Senior citizens hummed along to familiar tunes, some tapping their feet to the beat as they waited in the seating area. And despite the large number of people getting shots, there did not appear to be any congestion or long wait times.
"It's almost been a perfect storm in a really good way for Pine Bluff," said Flowers. "Everything was thought of so it could be organized down to having a separate area for people who couldn't get out of their cars."
A concierge-type service transported senior citizens in golf carts to and from their cars with the help of Harbor Oaks Golf Club, which supplied the carts.
Even Mayor Shirley Washington assisted with wheelchair assistance while volunteers from all over Arkansas, including UAMS in Little Rock, assisted with vaccine administration.
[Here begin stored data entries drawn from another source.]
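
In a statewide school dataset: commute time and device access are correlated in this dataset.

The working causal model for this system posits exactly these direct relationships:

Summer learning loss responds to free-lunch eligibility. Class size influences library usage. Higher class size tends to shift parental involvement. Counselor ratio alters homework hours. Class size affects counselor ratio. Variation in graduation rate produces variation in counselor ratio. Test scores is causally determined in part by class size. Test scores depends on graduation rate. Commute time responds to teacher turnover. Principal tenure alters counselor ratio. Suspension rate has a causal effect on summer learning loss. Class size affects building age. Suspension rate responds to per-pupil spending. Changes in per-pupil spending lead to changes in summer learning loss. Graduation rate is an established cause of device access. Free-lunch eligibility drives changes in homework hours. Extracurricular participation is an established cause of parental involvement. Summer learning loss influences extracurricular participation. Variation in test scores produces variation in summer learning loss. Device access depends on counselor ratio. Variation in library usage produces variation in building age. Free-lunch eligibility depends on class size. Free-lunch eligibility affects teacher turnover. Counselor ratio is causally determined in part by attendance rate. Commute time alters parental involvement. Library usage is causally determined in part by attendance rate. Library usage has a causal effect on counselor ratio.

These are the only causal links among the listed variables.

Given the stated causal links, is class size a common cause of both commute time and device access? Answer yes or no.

Class size has a causal path to commute time (class size → free-lunch eligibility → teacher turnover → commute time) and to device access (class size → counselor ratio → device access), so it is a common cause of both — a confounder.

yes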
"It's a very high level of officials here who understand this is important," said Flowers. "It's about people and they came to Pine Bluff today to be a part of the crew of volunteers to make sure it ran smoothly."
According to Smith, officials ended the day with 850 vaccinations administered. But the 1,000 figure was actually topped. Stice said about 2,000 vaccinations would be administered in total, counting all locations that were doing the vaccines on Friday.
"We vaccinated about 360 at Doctor's Orders clinic on 28th Street and the hospital is vaccinating about 450 at First Baptist Church on the south side of town," he said.
Flowers said she was proud of the works that she and her colleagues put together with the Pine Bluff delegation along with house members Ken Ferguson and Mike Holcomb when it came to getting more doses in the state and the attention that has been drawn from the push.
When Phase 1B of the state's covid-19 vaccination plan rolled out to cover school staff, daycare workers, and those who are 70 and older, Arkansas did not have enough doses for the increase.
The state was receiving nearly the same amount of doses that it did in the initial phases.
According to health officials, shipments only included a few vaccines at a time, and with the increase of people in Phase 1B the average was less than 500 doses per county.
Stice said officials are trying to establish a model that can be used across Arkansas.
"We've had conversations about planning another one for southeast Arkansas, trying to do one down there," said Stice, who added that officials are looking to serve citizens who are homebound and want to be vaccinated.
Not just a Jefferson County movement, the day's events are something that Flowers wants to see happening all across Arkansas.
"We know that if we are suffering from the lack of resources, you can imagine what's happening in Dumas, Altheimer, or in other rural areas south of Little Rock," she said. "It's not just about us; it's about our whole state, and if people are not being served here and in other parts of the state, then we are not doing well as a state."